Marius Jelamu : TNK Bukan ‘Mass Tourism’, tapi Daerah Konservasi

Kupang, NTT

Menyikapi pro kontra yang berkembang saat ini akibat rencana pemerintah Provinsi Nusa Tenggara Timur (NTT) menaikan tarif masuk Taman Nasional Komodo (TNK), Kepala Dinas Pariwisata NTT, Marius Ardu Jelamu angkat bicara.

Dia mengatakan TNK pada hakikatnya merupakan daerah konservasi di mana hidup hewan purba yang langka dan tidak ada di belahan bumi mana pun.

“TNK Bukan diperuntukan sebagai ‘Mass Tourism’ dimana orang keluar masuk seenaknya, tapi Daerah Konservasi sehingga harus terkonservasi baik secara alamiah maupun buatan”, tegas Marius.
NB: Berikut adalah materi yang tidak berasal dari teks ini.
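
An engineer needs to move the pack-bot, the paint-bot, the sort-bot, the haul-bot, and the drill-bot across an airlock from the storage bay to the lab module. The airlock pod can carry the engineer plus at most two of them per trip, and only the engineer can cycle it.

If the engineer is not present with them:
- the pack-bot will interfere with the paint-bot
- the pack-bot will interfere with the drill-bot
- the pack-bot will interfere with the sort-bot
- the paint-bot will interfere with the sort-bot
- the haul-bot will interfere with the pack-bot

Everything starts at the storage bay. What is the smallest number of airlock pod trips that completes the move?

Counting alone: the engineer can take at most 2 across per trip to the lab module, so moving all 5 needs at least 3 loaded trips out, with a return between consecutive ones — at least 5 crossings.
The safety rule pushes this higher. Following every safe sequence of crossings, the most of the 5 that can be at the lab module as the airlock pod arrives there on crossing 5 is 4 — never all 5.
So no plan with fewer than 7 crossings exists, and this one achieves 7:
1. Engineer goes to the lab module with the pack-bot and the paint-bot.
2. Engineer goes back to the storage bay with the pack-bot.
3. Engineer goes to the lab module with the haul-bot and the pack-bot.
4. Engineer goes back to the storage bay with the pack-bot.
5. Engineer goes to the lab module with the drill-bot and the pack-bot.
6. Engineer goes back to the storage bay with the pack-bot.
7. Engineer goes to the lab module with the pack-bot and the sort-bot.

7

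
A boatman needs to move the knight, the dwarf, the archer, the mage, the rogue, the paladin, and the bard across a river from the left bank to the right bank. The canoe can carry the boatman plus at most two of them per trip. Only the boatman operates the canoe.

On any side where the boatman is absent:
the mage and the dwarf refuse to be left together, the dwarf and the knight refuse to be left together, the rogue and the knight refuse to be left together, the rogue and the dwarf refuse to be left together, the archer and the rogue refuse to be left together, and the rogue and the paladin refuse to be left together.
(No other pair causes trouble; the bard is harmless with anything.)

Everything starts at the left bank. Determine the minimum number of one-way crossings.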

Karena itu, menurutnya, pemerintah memiliki kewajiban melindungi kawasan tersebut dari kunjungan yang tidak terkontrol yang mengancam keberlangsungan hidup Komodo.

“Cara mengontrolnya dengan kebijakan – kebijakan konservasi, seperti menanam pohon, menambah pasokan makanan hewan purba itu, dan juga kebijakan menaikan tarif masuk TNK adalah salah satu cara mengontrol jumlah pengunjung sehingga tidak semrawut”, ujar Marius.

Baca Juga:  Tanggapan HPI NTT Terkait Wacana Penutupan TNK

Selain itu menurut Marius, Komodo merupakan saksi sejarah yang perlu dilindungi agar bisa digunakan oleh para ilmuwan untuk mengeksplorasi tentang kehidupan masa lampau.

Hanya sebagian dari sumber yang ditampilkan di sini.